The gptme provider connects to the gptme.ai managed service, which acts as an OpenAI-compatible LLM proxy/gateway. This gives you access to multiple model providers (Anthropic, OpenAI, etc.) through a single account.

Setup:

Authenticate using the Device Flow command:

gptme-auth login

This opens your browser to approve access, then stores a token locally at ~/.config/gptme/auth/gptme-cloud-<hash>.json. Tokens are refreshed automatically.

Usage:

gptme "hello" -m gptme/claude-sonnet-4-6
gptme "hello" -m gptme                    # uses default model

Models are pass-through: gptme/<model> proxies to the corresponding backend provider.

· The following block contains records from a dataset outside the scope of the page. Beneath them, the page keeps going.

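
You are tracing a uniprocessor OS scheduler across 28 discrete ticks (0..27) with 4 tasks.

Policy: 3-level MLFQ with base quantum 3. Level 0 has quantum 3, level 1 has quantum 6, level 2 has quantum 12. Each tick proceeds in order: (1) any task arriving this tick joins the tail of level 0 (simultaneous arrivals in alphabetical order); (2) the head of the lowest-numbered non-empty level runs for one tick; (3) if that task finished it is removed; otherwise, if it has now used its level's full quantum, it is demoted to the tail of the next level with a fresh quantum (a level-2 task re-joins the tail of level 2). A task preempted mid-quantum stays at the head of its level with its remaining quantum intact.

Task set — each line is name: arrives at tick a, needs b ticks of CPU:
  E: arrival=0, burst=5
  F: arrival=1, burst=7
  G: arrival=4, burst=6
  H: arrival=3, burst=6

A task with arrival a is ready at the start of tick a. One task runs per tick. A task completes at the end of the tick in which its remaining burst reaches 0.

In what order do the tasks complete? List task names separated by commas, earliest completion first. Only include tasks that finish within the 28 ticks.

completion order = E, F, H, G

t=0: L0/L1/L2 = E/-/- → run E
t=1: L0/L1/L2 = EF/-/- → run E
t=2: L0/L1/L2 = EF/-/- → run E
t=3: L0/L1/L2 = FH/E/- → run F
t=4: L0/L1/L2 = FHG/E/- → run F
t=5: L0/L1/L2 = FHG/E/- → run F
t=6: L0/L1/L2 = HG/EF/- → run H
t=7: L0/L1/L2 = HG/EF/- → run H
t=8: L0/L1/L2 = HG/EF/- → run H
t=9: L0/L1/L2 = G/EFH/- → run G
t=10: L0/L1/L2 = G/EFH/- → run G
t=11: L0/L1/L2 = G/EFH/- → run G
t=12: L0/L1/L2 = -/EFHG/- → run E
t=13: L0/L1/L2 = -/EFHG/- → run E
t=14: L0/L1/L2 = -/FHG/- → run F
t=15: L0/L1/L2 = -/FHG/- → run F
t=16: L0/L1/L2 = -/FHG/- → run F
t=17: L0/L1/L2 = -/FHG/- → run F
t=18: L0/L1/L2 = -/HG/- → run H
t=19: L0/L1/L2 = -/HG/- → run H
t=20: L0/L1/L2 = -/HG/- → run H
t=21: L0/L1/L2 = -/G/- → run G
t=22: L0/L1/L2 = -/G/- → run G
t=23: L0/L1/L2 = -/G/- → run G
t=24: (idle)
t=25: (idle)
t=26: (idle)
t=27: (idle)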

Environment variables (alternative to Device Flow login):

  • GPTME_CLOUD_API_KEY: API key for the managed service

  • GPTME_CLOUD_BASE_URL: Custom service URL (default: https://fleet.gptme.ai/v1)

Auth commands:

gptme-auth login               # Login via Device Flow (opens browser)
gptme-auth login --no-browser  # Print URL instead of opening browser
gptme-auth status              # Show current login status
gptme-auth logout              # Remove stored credentials

Local

You can use local LLM models using any OpenAI API-compatible server.

To achieve that with ollama, install it then run:

ollama pull llama3.2:1b
ollama serve
OPENAI_BASE_URL="http://127.0.0.1:11434/v1" gptme 'hello' -m local/llama3.2:1b

Note

Small models won’t work well with tools, severely limiting the usefulness of gptme. You can find an overview of how different models perform on the Evals page.